Speaker
Description
The Short-Baseline Near Detector (SBND) is a 112-ton liquid argon time projection chamber operating in the Booster Neutrino Beam at Fermilab as part of the Short-Baseline Neutrino Program. Precise reconstruction of electromagnetic showers from photons and electrons is essential for searches for neutrino oscillations, cross-section measurements, and rare-process studies in liquid argon. In this poster, we present a unified set of SBND analyses enabled by the SPINE (Scalable Particle Imaging with Neural Embeddings) end-to-end machine-learning–based reconstruction framework, highlighting charged-current neutral pion (CC π⁰) production and neutral-current (NC) Δ radiative decay as complementary physics cases.
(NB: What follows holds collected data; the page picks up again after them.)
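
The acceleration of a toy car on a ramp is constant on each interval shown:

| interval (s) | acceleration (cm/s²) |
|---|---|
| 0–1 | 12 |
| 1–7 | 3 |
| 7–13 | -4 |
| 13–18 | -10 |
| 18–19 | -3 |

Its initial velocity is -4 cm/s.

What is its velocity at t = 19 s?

-51 cm/s

Δv equals the area under the a-t graph; then v = v₀ + Δv.
0–1 s: 12 × 1 = 12 cm/s
1–7 s: 3 × 6 = 18 cm/s
7–13 s: -4 × 6 = -24 cm/s
13–18 s: -10 × 5 = -50 cm/s
18–19 s: -3 × 1 = -3 cm/s
Δv = -47 cm/s, so v(19) = -4 + (-47) = -51 cm/s.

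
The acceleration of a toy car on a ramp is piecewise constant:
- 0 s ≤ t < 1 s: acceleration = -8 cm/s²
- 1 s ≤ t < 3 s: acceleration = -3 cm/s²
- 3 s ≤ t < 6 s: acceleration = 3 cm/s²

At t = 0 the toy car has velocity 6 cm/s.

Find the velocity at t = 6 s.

1 cm/s

Δv equals the area under the a-t graph; then v = v₀ + Δv.
0–1 s: -8 × 1 = -8 cm/s
1–3 s: -3 × 2 = -6 cm/s
3–6 s: 3 × 3 = 9 cm/s
Δv = -5 cm/s, so v(6) = 6 + (-5) = 1 cm/s.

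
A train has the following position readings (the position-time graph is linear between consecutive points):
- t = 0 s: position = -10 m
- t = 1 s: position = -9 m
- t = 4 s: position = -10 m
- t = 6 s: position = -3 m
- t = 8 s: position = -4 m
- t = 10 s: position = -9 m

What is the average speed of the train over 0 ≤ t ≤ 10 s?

1.5 m/s

Average speed = (total path length)/(elapsed time); on a piecewise-linear x-t graph the path length is Σ|Δx|.
0–1 s: |Δx| = |-9 − -10| = 1 m
1–4 s: |Δx| = |-10 − -9| = 1 m
4–6 s: |Δx| = |-3 − -10| = 7 m
6–8 s: |Δx| = |-4 − -3| = 1 m
8–10 s: |Δx| = |-9 − -4| = 5 m
Total path = 15 m; average speed = 15/10 = 1.5 m/s.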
Charged-current π⁰ interactions provide a high-statistics benchmark for validating photon reconstruction, constraining the electromagnetic energy scale, and modeling backgrounds to other cross-section measurements and BSM searches with one or more photons in the final state. We summarize progress toward the ongoing development of a CC π⁰ selection in SBND and, report on the current status of a search for NC resonant Δ production followed by radiative decay (Δ→Nγ) in SBND. This rare process, previously investigated in MicroBooNE, provides a stringent test of photon-only final-state reconstruction and is of interest in the context of the MiniBooNE low-energy excess. Together, these analyses demonstrate how modern machine-learning–based shower reconstruction enables a diverse and scalable physics program at SBND.